Pune-primarily based Serum Institute of India is conducting late-stage clinical trials of Oxford-AstraZeneca’s AZD1222 vaccine beneath the name of Covishield. (Reuters image)
Coronavirus Covid-19 vaccine in India: As crores of Indians are waiting for a dose of Covid-19 vaccine, Serum Institute of India, Pfizer-BioNTech, and Bharat Biotech have submitted applications for emergency use authorization (EUA) to Central Drug Standard Control Organisation (CDSCO). The emergency use approval has been sought for Oxford-AstraZeneca’s COVISHIELD, indigenous COVAXIN, and BNT162b2 Coronavirus vaccine candidates. However, none of the aforementioned Vaccine candidates have important information pertaining to security and efficacy from Phase 3 human trials which are becoming performed in India.

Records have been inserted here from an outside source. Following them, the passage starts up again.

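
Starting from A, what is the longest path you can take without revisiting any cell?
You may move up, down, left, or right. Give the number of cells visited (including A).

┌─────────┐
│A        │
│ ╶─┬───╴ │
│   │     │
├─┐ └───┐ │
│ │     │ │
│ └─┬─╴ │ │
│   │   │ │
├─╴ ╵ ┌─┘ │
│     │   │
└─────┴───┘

Finding longest simple path using DFS:
Start: (0, 0)
Longest path visits 13 cells
Path: A → down → right → down → right → right → down → left → down → left → up → left → up

Solution:

┌─────────┐
│A        │
│ ╶─┬───╴ │
│↳ ↓│     │
├─┐ └───┐ │
│B│↳ → ↓│ │
│ └─┬─╴ │ │
│↑ ↰│↓ ↲│ │
├─╴ ╵ ┌─┘ │
│  ↑ ↲│   │
└─────┴───┘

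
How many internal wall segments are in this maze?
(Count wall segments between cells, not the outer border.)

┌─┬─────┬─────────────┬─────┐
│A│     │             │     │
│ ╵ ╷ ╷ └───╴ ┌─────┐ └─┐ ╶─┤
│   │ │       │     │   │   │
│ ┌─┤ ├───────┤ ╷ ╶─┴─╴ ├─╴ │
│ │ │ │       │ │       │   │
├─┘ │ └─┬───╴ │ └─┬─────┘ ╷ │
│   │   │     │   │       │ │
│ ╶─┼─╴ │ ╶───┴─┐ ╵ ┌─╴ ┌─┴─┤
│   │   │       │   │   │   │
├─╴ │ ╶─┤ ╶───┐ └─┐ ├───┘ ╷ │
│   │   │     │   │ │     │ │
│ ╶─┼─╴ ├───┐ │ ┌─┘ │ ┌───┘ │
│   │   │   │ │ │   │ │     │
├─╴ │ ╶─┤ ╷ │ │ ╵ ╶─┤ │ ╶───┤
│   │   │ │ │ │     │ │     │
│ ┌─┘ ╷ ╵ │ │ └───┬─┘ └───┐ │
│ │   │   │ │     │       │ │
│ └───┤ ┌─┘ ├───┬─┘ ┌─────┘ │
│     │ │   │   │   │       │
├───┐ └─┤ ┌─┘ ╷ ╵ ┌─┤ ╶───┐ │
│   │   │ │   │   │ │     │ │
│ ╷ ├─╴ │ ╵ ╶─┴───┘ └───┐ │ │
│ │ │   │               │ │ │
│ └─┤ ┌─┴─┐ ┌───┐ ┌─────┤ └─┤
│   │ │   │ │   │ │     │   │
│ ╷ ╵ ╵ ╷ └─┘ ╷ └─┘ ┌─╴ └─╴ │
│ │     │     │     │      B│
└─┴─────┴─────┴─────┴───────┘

Counting internal wall segments:
Total internal walls: 169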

What is the present status?
Pune-primarily based Serum Institute of India is conducting late-stage clinical trials of Oxford-AstraZeneca’s AZD1222 vaccine beneath the name of Covishield. In its application, the Serum Institute of India has quoted Phase 1 and Phase 2 security information and efficacy price from Phase 3 human trials performed in the UK and Brazil. Meanwhile, Hyderabad-primarily based Bharat Biotech has lately began the Phase 3 human trial of Covaxin. In its application, Bharat Biotech has cited security information recorded through phase 1 and phase 2 clinical trials. Pfizer-BioNTech’s vaccine was the very first in the globe to obtain EUA as it has approval from the UK and Canada. However, it is however to conduct any level of human trials in India, according to an Indian Express report.
In India, New Drugs and Clinical Trials Rules, 2019 lay the provisions for the approval of clinical trials of new medicines and vaccines. However, the guidelines do not have terms like the emergency use authorization or EUA like that of the US, the UK, and other nations. However, the regulatory technique in India does have provisions for a “special situation”. The guidelines have provisions for an “accelerated approval process” based on the scenario. The provisions match the present pandemic scenario. In such a scenario, the law says that the ‘product’ (medicine, vaccine) demands to have a “meaningful therapeutic benefit”. The law states if necessary for the therapy of life-threatening ailments like the ongoing Covid pandemic, a new drug, the vaccine can be provided approval of the new drug or vaccine shows “remarkable efficacy” through the Phase 2 human trials. However, this approval will be provided for short-term use with validity for up to one particular year, as per the IE report.